The second is assuming maintenance means "hosting and updates." Hosting is where the software lives. Updates are version changes to the tools underneath it. Both matter. Neither is the whole job.

Software maintenance also means checking that critical workflows still behave as expected, spotting risk before it turns into downtime, cleaning up avoidable complexity, and making sure there is enough documentation that another provider can step in without a forensic investigation.

Founders often think they're covered because somebody is "keeping an eye on it." Usually, nobody is. The server may be running. Backups may exist. But if nobody is regularly checking whether leads are arriving, reports are accurate, automations are firing, and key integrations still work, then the business is relying on hope dressed up as process.

Hope is not maintenance.

The Better Way

Treat software maintenance as operational assurance.

That means the goal is not simply to keep the system online. The goal is to keep the business process dependable.

Start with the few workflows that actually matter. Not every feature deserves equal attention. Identify the actions that would hurt the business if they failed quietly: new enquiries coming in, invoices being generated, stock levels updating, bookings being confirmed, customer messages being sent.

Then make those workflows visible.

Someone should know what "working normally" looks like. Someone should be checking for early signs that it isn't. Someone should own the response if it starts drifting. This does not require an internal tech team. It requires clear responsibility and a basic maintenance rhythm.

That rhythm should include routine updates, yes, but also health checks on critical functions, a record of changes made to the system, working backups that have actually been tested, and enough written context that the business is not trapped if one freelancer disappears.

This is the part founders usually skip because it feels indirect. It does not ship a new feature. It does not make for an exciting update in a board meeting. But it protects the thing the business depends on most: consistency.

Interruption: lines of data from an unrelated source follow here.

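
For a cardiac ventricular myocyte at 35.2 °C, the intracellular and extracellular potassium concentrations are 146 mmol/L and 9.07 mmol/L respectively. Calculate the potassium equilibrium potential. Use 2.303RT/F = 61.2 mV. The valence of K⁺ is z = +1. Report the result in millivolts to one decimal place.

-73.9 mV

E = (61.2/z) · log₁₀([K⁺]_out/[K⁺]_in) with z = +1.
= (61.2/1) · log₁₀(9.07/146) = 61.20 · log₁₀(0.06212)
= 61.20 · (-1.2067) = -73.85 mV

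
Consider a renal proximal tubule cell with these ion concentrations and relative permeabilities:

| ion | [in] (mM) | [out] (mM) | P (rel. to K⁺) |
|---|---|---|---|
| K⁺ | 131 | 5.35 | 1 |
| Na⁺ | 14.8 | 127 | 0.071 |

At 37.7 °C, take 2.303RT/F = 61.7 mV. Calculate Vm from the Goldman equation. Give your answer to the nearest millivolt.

Vm = 61.7 · log₁₀[(Σ P·[cation]ₒ + Σ P·[anion]ᵢ) / (Σ P·[cation]ᵢ + Σ P·[anion]ₒ)]
Numerator = 1×5.35 + 0.071×127 = 14.37
Denominator = 1×131 + 0.071×14.8 = 132.1
Vm = 61.7 · log₁₀(0.1088) = 61.7 × (-0.9634) = -59.44 mV

-59 mV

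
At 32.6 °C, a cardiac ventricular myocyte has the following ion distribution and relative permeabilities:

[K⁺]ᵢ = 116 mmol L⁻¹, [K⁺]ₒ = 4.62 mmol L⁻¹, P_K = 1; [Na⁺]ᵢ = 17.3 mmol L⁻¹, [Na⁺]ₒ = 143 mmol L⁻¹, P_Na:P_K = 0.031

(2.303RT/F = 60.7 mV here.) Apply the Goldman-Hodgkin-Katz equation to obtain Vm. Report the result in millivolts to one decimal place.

Vm = 60.7 · log₁₀[(Σ P·[cation]ₒ + Σ P·[anion]ᵢ) / (Σ P·[cation]ᵢ + Σ P·[anion]ₒ)]
Numerator = 1×4.62 + 0.031×143 = 9.053
Denominator = 1×116 + 0.031×17.3 = 116.5
Vm = 60.7 · log₁₀(0.077684) = 60.7 × (-1.1097) = -67.36 mV

-67.4 mV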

Good software maintenance is not about polishing code for the sake of it. It's about reducing unpleasant surprises in operations.

And there is a practical test for whether your current setup is good enough: if your main developer vanished tomorrow, how long would it take another competent person to understand what matters, what is connected, and what cannot break? If the honest answer is "days of digging" or "we're not sure," then your maintenance is weak, no matter how stable things seem this week.

The Takeaway

Software maintenance is not a technical admin task you do after the real work is finished. It is part of keeping the business reliable.

If your software runs a core process, maintaining trust in that process matters more than waiting for something obvious to fail.